Several limitations are necessary to address to interpret these findings. First, we did not use a PET-MR for the clinical part of our study. It would have facilitated the protocol enabling simultaneous PET, MRI and MRS acquisitions [76]. Second, our longitudinal evaluation of the brain mGluR5 density was performed in a translational way using PET imaging trying to connect findings in an animal model of ASD and in humans. This was dictated to us due to practical, regulatory and ethical difficulties in performing imaging using radioactivity in young autistic children, requiring them to remain motionless for 30 min. Nevertheless, the model of prenatal exposure to VPA has been extensively used to study ASD pathophysiology in rodents [77], and the correspondences of developmental age between the two species strongly validated [22]. Third, we used SUVmax to quantify [18F]FPEB cerebral binding instead of non-displaceable binding potential (BPND). BPND is known as more reliable and efficient in terms of quantification, but its measurement requires dynamic PET acquisitions starting from the injection of the radiotracer, which was difficult to implement in our ASD group. Fourth, the pons was used as reference tissue for PET quantification of [18F]FPEB binding contrary to the previously described cerebellar white matter. Cerebellar white matter cannot be used here due to the small size of the brain and the spillover effect from cerebellar changes in [18F]FPEB binding between VPA and controls rats. Moreover, the [18F]FPEB binding in the pons was low and not significantly dependent on the studied group.
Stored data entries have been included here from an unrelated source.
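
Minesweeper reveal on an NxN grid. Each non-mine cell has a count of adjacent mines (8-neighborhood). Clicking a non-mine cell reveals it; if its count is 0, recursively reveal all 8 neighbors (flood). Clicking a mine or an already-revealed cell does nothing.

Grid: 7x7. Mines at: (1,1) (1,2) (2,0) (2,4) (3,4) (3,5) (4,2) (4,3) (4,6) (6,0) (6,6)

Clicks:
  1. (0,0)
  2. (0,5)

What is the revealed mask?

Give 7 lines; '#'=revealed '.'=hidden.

Click 1 (0,0) count=1: revealed 1 new [(0,0)] -> total=1
Click 2 (0,5) count=0: revealed 10 new [(0,3) (0,4) (0,5) (0,6) (1,3) (1,4) (1,5) (1,6) (2,5) (2,6)] -> total=11

Answer: #..####
...####
.....##
.......
.......
.......
.......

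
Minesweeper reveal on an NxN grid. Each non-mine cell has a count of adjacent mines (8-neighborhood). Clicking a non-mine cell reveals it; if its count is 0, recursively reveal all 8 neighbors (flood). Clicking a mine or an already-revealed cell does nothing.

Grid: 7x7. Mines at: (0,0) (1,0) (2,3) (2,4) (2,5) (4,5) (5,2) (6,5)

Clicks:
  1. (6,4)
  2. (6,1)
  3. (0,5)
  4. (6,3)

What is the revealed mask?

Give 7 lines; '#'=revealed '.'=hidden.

Answer: .######
.######
.......
.......
.......
.......
.#.##..

Derivation:
Click 1 (6,4) count=1: revealed 1 new [(6,4)] -> total=1
Click 2 (6,1) count=1: revealed 1 new [(6,1)] -> total=2
Click 3 (0,5) count=0: revealed 12 new [(0,1) (0,2) (0,3) (0,4) (0,5) (0,6) (1,1) (1,2) (1,3) (1,4) (1,5) (1,6)] -> total=14
Click 4 (6,3) count=1: revealed 1 new [(6,3)] -> total=15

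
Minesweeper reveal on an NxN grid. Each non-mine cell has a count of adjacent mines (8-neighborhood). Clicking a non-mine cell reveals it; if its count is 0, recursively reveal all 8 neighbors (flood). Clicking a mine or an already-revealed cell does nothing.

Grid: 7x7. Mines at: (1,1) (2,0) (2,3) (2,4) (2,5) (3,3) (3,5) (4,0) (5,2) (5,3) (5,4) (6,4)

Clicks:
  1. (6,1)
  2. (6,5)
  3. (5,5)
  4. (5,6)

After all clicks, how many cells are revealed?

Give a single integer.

Answer: 7

Derivation:
Click 1 (6,1) count=1: revealed 1 new [(6,1)] -> total=1
Click 2 (6,5) count=2: revealed 1 new [(6,5)] -> total=2
Click 3 (5,5) count=2: revealed 1 new [(5,5)] -> total=3
Click 4 (5,6) count=0: revealed 4 new [(4,5) (4,6) (5,6) (6,6)] -> total=7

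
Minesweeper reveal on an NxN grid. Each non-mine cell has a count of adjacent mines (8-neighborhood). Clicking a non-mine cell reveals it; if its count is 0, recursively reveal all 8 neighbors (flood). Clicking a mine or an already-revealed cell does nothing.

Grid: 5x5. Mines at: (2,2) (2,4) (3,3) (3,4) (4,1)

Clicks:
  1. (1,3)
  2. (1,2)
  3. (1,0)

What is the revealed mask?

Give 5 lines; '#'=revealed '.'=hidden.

Answer: #####
#####
##...
##...
.....

Derivation:
Click 1 (1,3) count=2: revealed 1 new [(1,3)] -> total=1
Click 2 (1,2) count=1: revealed 1 new [(1,2)] -> total=2
Click 3 (1,0) count=0: revealed 12 new [(0,0) (0,1) (0,2) (0,3) (0,4) (1,0) (1,1) (1,4) (2,0) (2,1) (3,0) (3,1)] -> total=14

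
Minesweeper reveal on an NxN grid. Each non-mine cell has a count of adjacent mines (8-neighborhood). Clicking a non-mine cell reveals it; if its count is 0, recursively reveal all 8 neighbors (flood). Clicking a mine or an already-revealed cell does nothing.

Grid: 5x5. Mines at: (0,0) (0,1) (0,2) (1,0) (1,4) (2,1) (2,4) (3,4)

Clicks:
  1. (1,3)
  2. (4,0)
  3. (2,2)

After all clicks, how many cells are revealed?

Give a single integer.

Click 1 (1,3) count=3: revealed 1 new [(1,3)] -> total=1
Click 2 (4,0) count=0: revealed 8 new [(3,0) (3,1) (3,2) (3,3) (4,0) (4,1) (4,2) (4,3)] -> total=9
Click 3 (2,2) count=1: revealed 1 new [(2,2)] -> total=10

Answer: 10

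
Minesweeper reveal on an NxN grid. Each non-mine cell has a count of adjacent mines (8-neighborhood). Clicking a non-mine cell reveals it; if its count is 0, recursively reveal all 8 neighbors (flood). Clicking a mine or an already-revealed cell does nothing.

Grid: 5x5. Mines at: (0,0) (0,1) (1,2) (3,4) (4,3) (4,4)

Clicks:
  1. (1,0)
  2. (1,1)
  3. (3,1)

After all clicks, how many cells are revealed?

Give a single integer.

Answer: 11

Derivation:
Click 1 (1,0) count=2: revealed 1 new [(1,0)] -> total=1
Click 2 (1,1) count=3: revealed 1 new [(1,1)] -> total=2
Click 3 (3,1) count=0: revealed 9 new [(2,0) (2,1) (2,2) (3,0) (3,1) (3,2) (4,0) (4,1) (4,2)] -> total=11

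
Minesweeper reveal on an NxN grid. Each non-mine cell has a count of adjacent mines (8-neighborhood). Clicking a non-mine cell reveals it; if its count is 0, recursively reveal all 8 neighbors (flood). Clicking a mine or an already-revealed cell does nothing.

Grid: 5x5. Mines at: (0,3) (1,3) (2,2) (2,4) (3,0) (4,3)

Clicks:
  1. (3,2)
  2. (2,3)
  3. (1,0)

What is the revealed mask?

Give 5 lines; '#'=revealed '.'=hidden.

Answer: ###..
###..
##.#.
..#..
.....

Derivation:
Click 1 (3,2) count=2: revealed 1 new [(3,2)] -> total=1
Click 2 (2,3) count=3: revealed 1 new [(2,3)] -> total=2
Click 3 (1,0) count=0: revealed 8 new [(0,0) (0,1) (0,2) (1,0) (1,1) (1,2) (2,0) (2,1)] -> total=10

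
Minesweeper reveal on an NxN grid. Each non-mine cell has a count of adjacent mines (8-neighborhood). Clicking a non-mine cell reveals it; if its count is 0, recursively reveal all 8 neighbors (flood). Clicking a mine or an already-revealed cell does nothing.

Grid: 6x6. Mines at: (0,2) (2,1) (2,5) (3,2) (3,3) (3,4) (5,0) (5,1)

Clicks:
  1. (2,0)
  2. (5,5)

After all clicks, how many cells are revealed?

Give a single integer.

Answer: 9

Derivation:
Click 1 (2,0) count=1: revealed 1 new [(2,0)] -> total=1
Click 2 (5,5) count=0: revealed 8 new [(4,2) (4,3) (4,4) (4,5) (5,2) (5,3) (5,4) (5,5)] -> total=9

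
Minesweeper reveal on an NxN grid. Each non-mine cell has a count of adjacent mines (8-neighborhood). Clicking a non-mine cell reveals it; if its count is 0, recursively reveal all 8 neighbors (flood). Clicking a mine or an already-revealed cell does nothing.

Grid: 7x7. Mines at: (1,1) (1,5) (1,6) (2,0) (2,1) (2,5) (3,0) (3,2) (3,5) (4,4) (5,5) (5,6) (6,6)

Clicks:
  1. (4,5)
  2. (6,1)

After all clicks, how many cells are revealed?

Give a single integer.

Click 1 (4,5) count=4: revealed 1 new [(4,5)] -> total=1
Click 2 (6,1) count=0: revealed 14 new [(4,0) (4,1) (4,2) (4,3) (5,0) (5,1) (5,2) (5,3) (5,4) (6,0) (6,1) (6,2) (6,3) (6,4)] -> total=15

Answer: 15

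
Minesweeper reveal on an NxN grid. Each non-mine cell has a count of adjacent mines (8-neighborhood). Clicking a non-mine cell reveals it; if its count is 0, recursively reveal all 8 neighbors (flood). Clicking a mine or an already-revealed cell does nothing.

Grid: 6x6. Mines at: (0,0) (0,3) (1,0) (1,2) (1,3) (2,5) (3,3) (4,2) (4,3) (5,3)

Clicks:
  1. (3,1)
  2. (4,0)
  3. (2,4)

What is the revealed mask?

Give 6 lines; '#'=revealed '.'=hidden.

Click 1 (3,1) count=1: revealed 1 new [(3,1)] -> total=1
Click 2 (4,0) count=0: revealed 7 new [(2,0) (2,1) (3,0) (4,0) (4,1) (5,0) (5,1)] -> total=8
Click 3 (2,4) count=3: revealed 1 new [(2,4)] -> total=9

Answer: ......
......
##..#.
##....
##....
##....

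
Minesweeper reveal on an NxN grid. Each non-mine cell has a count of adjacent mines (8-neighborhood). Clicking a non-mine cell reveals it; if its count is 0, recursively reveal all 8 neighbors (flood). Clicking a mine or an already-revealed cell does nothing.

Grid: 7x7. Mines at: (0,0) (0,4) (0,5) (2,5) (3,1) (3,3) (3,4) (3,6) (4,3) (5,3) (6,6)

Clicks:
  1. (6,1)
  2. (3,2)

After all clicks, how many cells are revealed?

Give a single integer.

Click 1 (6,1) count=0: revealed 9 new [(4,0) (4,1) (4,2) (5,0) (5,1) (5,2) (6,0) (6,1) (6,2)] -> total=9
Click 2 (3,2) count=3: revealed 1 new [(3,2)] -> total=10

Answer: 10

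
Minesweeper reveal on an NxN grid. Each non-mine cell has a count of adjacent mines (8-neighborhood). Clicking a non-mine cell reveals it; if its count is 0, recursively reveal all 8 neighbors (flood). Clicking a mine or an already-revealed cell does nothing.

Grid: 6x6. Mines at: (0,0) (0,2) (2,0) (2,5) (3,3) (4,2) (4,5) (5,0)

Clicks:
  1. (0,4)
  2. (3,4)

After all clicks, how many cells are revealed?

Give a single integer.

Answer: 7

Derivation:
Click 1 (0,4) count=0: revealed 6 new [(0,3) (0,4) (0,5) (1,3) (1,4) (1,5)] -> total=6
Click 2 (3,4) count=3: revealed 1 new [(3,4)] -> total=7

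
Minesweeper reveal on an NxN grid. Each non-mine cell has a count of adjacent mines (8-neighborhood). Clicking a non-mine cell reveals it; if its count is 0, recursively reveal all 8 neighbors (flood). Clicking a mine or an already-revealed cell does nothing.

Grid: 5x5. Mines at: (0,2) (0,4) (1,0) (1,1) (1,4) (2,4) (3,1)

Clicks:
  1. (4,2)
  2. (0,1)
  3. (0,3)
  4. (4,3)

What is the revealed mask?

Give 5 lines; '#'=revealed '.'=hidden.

Answer: .#.#.
.....
.....
..###
..###

Derivation:
Click 1 (4,2) count=1: revealed 1 new [(4,2)] -> total=1
Click 2 (0,1) count=3: revealed 1 new [(0,1)] -> total=2
Click 3 (0,3) count=3: revealed 1 new [(0,3)] -> total=3
Click 4 (4,3) count=0: revealed 5 new [(3,2) (3,3) (3,4) (4,3) (4,4)] -> total=8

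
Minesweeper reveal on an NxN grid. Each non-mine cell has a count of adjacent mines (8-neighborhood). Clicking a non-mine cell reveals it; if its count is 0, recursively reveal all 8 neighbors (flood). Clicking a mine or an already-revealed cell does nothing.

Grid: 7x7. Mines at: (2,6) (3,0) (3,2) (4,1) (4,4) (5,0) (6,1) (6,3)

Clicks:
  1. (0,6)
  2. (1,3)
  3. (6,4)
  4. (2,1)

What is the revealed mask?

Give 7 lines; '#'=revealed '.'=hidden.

Click 1 (0,6) count=0: revealed 23 new [(0,0) (0,1) (0,2) (0,3) (0,4) (0,5) (0,6) (1,0) (1,1) (1,2) (1,3) (1,4) (1,5) (1,6) (2,0) (2,1) (2,2) (2,3) (2,4) (2,5) (3,3) (3,4) (3,5)] -> total=23
Click 2 (1,3) count=0: revealed 0 new [(none)] -> total=23
Click 3 (6,4) count=1: revealed 1 new [(6,4)] -> total=24
Click 4 (2,1) count=2: revealed 0 new [(none)] -> total=24

Answer: #######
#######
######.
...###.
.......
.......
....#..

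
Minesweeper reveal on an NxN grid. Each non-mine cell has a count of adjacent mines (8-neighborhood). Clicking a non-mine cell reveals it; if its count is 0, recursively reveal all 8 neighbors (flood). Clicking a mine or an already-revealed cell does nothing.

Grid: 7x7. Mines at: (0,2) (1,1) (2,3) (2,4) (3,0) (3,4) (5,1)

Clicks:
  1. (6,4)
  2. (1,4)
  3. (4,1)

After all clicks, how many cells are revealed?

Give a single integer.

Click 1 (6,4) count=0: revealed 27 new [(0,3) (0,4) (0,5) (0,6) (1,3) (1,4) (1,5) (1,6) (2,5) (2,6) (3,5) (3,6) (4,2) (4,3) (4,4) (4,5) (4,6) (5,2) (5,3) (5,4) (5,5) (5,6) (6,2) (6,3) (6,4) (6,5) (6,6)] -> total=27
Click 2 (1,4) count=2: revealed 0 new [(none)] -> total=27
Click 3 (4,1) count=2: revealed 1 new [(4,1)] -> total=28

Answer: 28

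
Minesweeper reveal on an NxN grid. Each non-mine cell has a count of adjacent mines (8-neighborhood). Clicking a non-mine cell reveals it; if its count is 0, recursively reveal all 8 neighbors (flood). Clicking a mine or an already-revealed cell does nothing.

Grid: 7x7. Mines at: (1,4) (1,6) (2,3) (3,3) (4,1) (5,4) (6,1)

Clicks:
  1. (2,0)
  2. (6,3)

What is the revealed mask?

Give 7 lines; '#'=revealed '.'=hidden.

Answer: ####...
####...
###....
###....
.......
.......
...#...

Derivation:
Click 1 (2,0) count=0: revealed 14 new [(0,0) (0,1) (0,2) (0,3) (1,0) (1,1) (1,2) (1,3) (2,0) (2,1) (2,2) (3,0) (3,1) (3,2)] -> total=14
Click 2 (6,3) count=1: revealed 1 new [(6,3)] -> total=15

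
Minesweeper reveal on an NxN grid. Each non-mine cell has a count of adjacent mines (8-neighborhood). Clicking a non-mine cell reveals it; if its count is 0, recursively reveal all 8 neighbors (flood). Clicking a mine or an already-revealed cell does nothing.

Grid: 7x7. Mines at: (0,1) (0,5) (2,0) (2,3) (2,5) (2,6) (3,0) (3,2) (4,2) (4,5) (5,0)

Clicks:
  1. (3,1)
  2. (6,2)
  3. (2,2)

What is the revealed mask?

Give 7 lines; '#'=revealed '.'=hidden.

Click 1 (3,1) count=4: revealed 1 new [(3,1)] -> total=1
Click 2 (6,2) count=0: revealed 12 new [(5,1) (5,2) (5,3) (5,4) (5,5) (5,6) (6,1) (6,2) (6,3) (6,4) (6,5) (6,6)] -> total=13
Click 3 (2,2) count=2: revealed 1 new [(2,2)] -> total=14

Answer: .......
.......
..#....
.#.....
.......
.######
.######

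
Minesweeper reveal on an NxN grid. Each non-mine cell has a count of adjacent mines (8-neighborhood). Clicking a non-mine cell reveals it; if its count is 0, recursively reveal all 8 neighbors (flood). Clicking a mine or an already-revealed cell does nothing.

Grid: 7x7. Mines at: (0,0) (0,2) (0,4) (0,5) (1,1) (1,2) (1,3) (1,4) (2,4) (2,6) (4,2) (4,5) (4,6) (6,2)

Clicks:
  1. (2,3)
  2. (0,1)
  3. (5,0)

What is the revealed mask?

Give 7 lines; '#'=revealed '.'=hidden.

Answer: .#.....
.......
##.#...
##.....
##.....
##.....
##.....

Derivation:
Click 1 (2,3) count=4: revealed 1 new [(2,3)] -> total=1
Click 2 (0,1) count=4: revealed 1 new [(0,1)] -> total=2
Click 3 (5,0) count=0: revealed 10 new [(2,0) (2,1) (3,0) (3,1) (4,0) (4,1) (5,0) (5,1) (6,0) (6,1)] -> total=12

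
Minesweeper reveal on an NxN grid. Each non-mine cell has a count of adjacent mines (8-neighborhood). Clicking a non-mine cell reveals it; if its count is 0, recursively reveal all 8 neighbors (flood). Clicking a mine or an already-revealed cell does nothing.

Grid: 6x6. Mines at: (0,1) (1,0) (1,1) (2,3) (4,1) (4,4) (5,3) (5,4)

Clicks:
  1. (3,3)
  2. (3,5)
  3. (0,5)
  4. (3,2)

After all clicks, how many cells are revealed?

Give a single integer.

Answer: 14

Derivation:
Click 1 (3,3) count=2: revealed 1 new [(3,3)] -> total=1
Click 2 (3,5) count=1: revealed 1 new [(3,5)] -> total=2
Click 3 (0,5) count=0: revealed 11 new [(0,2) (0,3) (0,4) (0,5) (1,2) (1,3) (1,4) (1,5) (2,4) (2,5) (3,4)] -> total=13
Click 4 (3,2) count=2: revealed 1 new [(3,2)] -> total=14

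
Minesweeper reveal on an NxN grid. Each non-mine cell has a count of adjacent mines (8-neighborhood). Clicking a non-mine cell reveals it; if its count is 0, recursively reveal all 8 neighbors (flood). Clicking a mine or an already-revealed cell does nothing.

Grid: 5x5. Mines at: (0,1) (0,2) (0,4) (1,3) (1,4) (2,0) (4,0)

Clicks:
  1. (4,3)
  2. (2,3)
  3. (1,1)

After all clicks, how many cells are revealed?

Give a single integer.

Answer: 13

Derivation:
Click 1 (4,3) count=0: revealed 12 new [(2,1) (2,2) (2,3) (2,4) (3,1) (3,2) (3,3) (3,4) (4,1) (4,2) (4,3) (4,4)] -> total=12
Click 2 (2,3) count=2: revealed 0 new [(none)] -> total=12
Click 3 (1,1) count=3: revealed 1 new [(1,1)] -> total=13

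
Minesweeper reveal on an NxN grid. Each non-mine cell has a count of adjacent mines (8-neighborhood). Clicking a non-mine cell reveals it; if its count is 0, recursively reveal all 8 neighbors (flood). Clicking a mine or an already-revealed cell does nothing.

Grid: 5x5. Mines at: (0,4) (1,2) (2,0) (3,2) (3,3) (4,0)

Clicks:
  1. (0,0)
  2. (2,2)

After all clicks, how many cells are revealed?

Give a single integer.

Answer: 5

Derivation:
Click 1 (0,0) count=0: revealed 4 new [(0,0) (0,1) (1,0) (1,1)] -> total=4
Click 2 (2,2) count=3: revealed 1 new [(2,2)] -> total=5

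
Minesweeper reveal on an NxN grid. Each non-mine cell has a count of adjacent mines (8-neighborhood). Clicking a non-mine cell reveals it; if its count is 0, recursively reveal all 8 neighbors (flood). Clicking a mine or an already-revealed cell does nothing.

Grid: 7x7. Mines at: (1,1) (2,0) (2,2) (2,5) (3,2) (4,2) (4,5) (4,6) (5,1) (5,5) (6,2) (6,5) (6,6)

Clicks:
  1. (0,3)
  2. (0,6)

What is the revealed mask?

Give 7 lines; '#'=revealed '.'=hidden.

Click 1 (0,3) count=0: revealed 10 new [(0,2) (0,3) (0,4) (0,5) (0,6) (1,2) (1,3) (1,4) (1,5) (1,6)] -> total=10
Click 2 (0,6) count=0: revealed 0 new [(none)] -> total=10

Answer: ..#####
..#####
.......
.......
.......
.......
.......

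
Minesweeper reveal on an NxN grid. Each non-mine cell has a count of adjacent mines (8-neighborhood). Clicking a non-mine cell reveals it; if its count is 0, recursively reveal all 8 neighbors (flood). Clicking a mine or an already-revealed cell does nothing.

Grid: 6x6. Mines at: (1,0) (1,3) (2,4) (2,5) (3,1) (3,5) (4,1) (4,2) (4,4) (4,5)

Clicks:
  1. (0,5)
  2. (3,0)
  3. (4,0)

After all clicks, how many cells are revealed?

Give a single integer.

Click 1 (0,5) count=0: revealed 4 new [(0,4) (0,5) (1,4) (1,5)] -> total=4
Click 2 (3,0) count=2: revealed 1 new [(3,0)] -> total=5
Click 3 (4,0) count=2: revealed 1 new [(4,0)] -> total=6

Answer: 6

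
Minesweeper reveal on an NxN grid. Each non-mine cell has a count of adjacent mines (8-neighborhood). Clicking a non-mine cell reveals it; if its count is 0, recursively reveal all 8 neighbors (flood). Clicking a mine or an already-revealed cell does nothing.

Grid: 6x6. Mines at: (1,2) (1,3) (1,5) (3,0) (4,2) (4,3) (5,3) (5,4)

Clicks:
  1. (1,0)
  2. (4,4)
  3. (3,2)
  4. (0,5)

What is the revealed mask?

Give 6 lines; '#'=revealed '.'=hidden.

Answer: ##...#
##....
##....
..#...
....#.
......

Derivation:
Click 1 (1,0) count=0: revealed 6 new [(0,0) (0,1) (1,0) (1,1) (2,0) (2,1)] -> total=6
Click 2 (4,4) count=3: revealed 1 new [(4,4)] -> total=7
Click 3 (3,2) count=2: revealed 1 new [(3,2)] -> total=8
Click 4 (0,5) count=1: revealed 1 new [(0,5)] -> total=9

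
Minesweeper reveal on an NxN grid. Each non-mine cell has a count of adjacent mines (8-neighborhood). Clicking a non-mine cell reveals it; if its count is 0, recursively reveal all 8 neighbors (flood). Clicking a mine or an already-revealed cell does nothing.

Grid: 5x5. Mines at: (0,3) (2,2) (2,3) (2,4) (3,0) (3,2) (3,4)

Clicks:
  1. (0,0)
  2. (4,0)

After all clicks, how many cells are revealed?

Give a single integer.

Answer: 9

Derivation:
Click 1 (0,0) count=0: revealed 8 new [(0,0) (0,1) (0,2) (1,0) (1,1) (1,2) (2,0) (2,1)] -> total=8
Click 2 (4,0) count=1: revealed 1 new [(4,0)] -> total=9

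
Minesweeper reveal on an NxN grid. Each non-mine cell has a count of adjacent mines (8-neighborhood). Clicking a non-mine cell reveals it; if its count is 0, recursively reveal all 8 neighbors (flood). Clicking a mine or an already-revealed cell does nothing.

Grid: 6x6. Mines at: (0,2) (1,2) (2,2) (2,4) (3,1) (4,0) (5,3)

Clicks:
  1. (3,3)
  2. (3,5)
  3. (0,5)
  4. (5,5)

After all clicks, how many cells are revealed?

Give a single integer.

Click 1 (3,3) count=2: revealed 1 new [(3,3)] -> total=1
Click 2 (3,5) count=1: revealed 1 new [(3,5)] -> total=2
Click 3 (0,5) count=0: revealed 6 new [(0,3) (0,4) (0,5) (1,3) (1,4) (1,5)] -> total=8
Click 4 (5,5) count=0: revealed 5 new [(3,4) (4,4) (4,5) (5,4) (5,5)] -> total=13

Answer: 13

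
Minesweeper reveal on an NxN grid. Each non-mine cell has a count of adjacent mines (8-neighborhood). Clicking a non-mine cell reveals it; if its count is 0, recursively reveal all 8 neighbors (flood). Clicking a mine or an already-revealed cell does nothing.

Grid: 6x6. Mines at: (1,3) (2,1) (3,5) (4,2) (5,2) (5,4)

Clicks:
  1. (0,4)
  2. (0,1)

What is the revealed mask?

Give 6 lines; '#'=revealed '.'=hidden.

Click 1 (0,4) count=1: revealed 1 new [(0,4)] -> total=1
Click 2 (0,1) count=0: revealed 6 new [(0,0) (0,1) (0,2) (1,0) (1,1) (1,2)] -> total=7

Answer: ###.#.
###...
......
......
......
......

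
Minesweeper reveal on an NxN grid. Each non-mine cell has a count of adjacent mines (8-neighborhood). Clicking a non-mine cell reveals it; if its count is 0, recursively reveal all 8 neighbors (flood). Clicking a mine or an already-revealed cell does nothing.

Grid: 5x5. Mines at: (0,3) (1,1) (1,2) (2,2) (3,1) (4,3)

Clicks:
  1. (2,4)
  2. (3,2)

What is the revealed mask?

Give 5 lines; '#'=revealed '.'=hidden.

Answer: .....
...##
...##
..###
.....

Derivation:
Click 1 (2,4) count=0: revealed 6 new [(1,3) (1,4) (2,3) (2,4) (3,3) (3,4)] -> total=6
Click 2 (3,2) count=3: revealed 1 new [(3,2)] -> total=7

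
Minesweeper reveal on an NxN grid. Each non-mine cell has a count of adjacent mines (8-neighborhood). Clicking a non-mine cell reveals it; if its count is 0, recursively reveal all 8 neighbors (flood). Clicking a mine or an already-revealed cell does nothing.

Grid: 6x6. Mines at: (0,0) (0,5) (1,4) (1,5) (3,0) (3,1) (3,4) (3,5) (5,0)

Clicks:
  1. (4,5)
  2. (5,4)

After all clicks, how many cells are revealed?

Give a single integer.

Answer: 10

Derivation:
Click 1 (4,5) count=2: revealed 1 new [(4,5)] -> total=1
Click 2 (5,4) count=0: revealed 9 new [(4,1) (4,2) (4,3) (4,4) (5,1) (5,2) (5,3) (5,4) (5,5)] -> total=10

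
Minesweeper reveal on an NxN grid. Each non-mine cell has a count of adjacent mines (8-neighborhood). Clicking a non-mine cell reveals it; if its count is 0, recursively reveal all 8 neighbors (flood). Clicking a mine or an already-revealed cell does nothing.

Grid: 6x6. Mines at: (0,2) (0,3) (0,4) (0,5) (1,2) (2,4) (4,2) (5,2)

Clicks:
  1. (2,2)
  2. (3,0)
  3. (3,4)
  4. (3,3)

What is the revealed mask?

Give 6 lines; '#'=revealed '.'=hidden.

Click 1 (2,2) count=1: revealed 1 new [(2,2)] -> total=1
Click 2 (3,0) count=0: revealed 12 new [(0,0) (0,1) (1,0) (1,1) (2,0) (2,1) (3,0) (3,1) (4,0) (4,1) (5,0) (5,1)] -> total=13
Click 3 (3,4) count=1: revealed 1 new [(3,4)] -> total=14
Click 4 (3,3) count=2: revealed 1 new [(3,3)] -> total=15

Answer: ##....
##....
###...
##.##.
##....
##....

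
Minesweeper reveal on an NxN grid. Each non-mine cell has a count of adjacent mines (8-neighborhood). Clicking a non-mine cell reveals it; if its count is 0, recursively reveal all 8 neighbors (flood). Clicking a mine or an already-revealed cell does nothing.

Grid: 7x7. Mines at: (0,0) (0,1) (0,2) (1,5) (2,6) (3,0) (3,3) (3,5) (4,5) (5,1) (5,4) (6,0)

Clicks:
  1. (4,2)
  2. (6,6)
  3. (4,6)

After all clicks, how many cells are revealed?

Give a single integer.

Click 1 (4,2) count=2: revealed 1 new [(4,2)] -> total=1
Click 2 (6,6) count=0: revealed 4 new [(5,5) (5,6) (6,5) (6,6)] -> total=5
Click 3 (4,6) count=2: revealed 1 new [(4,6)] -> total=6

Answer: 6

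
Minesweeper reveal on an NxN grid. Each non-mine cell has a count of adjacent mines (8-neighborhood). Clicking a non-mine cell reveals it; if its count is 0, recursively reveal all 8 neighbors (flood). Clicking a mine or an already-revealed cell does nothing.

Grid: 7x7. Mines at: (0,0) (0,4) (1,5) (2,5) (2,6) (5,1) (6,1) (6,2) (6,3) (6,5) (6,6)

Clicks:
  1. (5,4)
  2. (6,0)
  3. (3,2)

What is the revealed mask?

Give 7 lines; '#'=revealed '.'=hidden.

Click 1 (5,4) count=2: revealed 1 new [(5,4)] -> total=1
Click 2 (6,0) count=2: revealed 1 new [(6,0)] -> total=2
Click 3 (3,2) count=0: revealed 31 new [(0,1) (0,2) (0,3) (1,0) (1,1) (1,2) (1,3) (1,4) (2,0) (2,1) (2,2) (2,3) (2,4) (3,0) (3,1) (3,2) (3,3) (3,4) (3,5) (3,6) (4,0) (4,1) (4,2) (4,3) (4,4) (4,5) (4,6) (5,2) (5,3) (5,5) (5,6)] -> total=33

Answer: .###...
#####..
#####..
#######
#######
..#####
#......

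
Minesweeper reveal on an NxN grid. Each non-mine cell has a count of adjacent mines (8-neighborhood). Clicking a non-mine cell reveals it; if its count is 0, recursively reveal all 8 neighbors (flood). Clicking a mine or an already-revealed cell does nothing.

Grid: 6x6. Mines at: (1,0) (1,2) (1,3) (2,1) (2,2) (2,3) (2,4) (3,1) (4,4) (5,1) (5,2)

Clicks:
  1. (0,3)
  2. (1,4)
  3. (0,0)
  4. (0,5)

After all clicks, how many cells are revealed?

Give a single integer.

Answer: 6

Derivation:
Click 1 (0,3) count=2: revealed 1 new [(0,3)] -> total=1
Click 2 (1,4) count=3: revealed 1 new [(1,4)] -> total=2
Click 3 (0,0) count=1: revealed 1 new [(0,0)] -> total=3
Click 4 (0,5) count=0: revealed 3 new [(0,4) (0,5) (1,5)] -> total=6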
To conclude, our findings suggest that disturbance of glutamatergic neurotransmission in ASD follows a complex trajectory from childhood to adulthood involving different mechanisms of synapse binding and transmission. The delayed overexpression of mGluR5 may be a compensatory mechanism to earlier alterations of the synaptic architecture. These results reinforce the interest to consider personalized intervention using targeted therapeutics according to the specific needs and the developmental trajectory of each individual.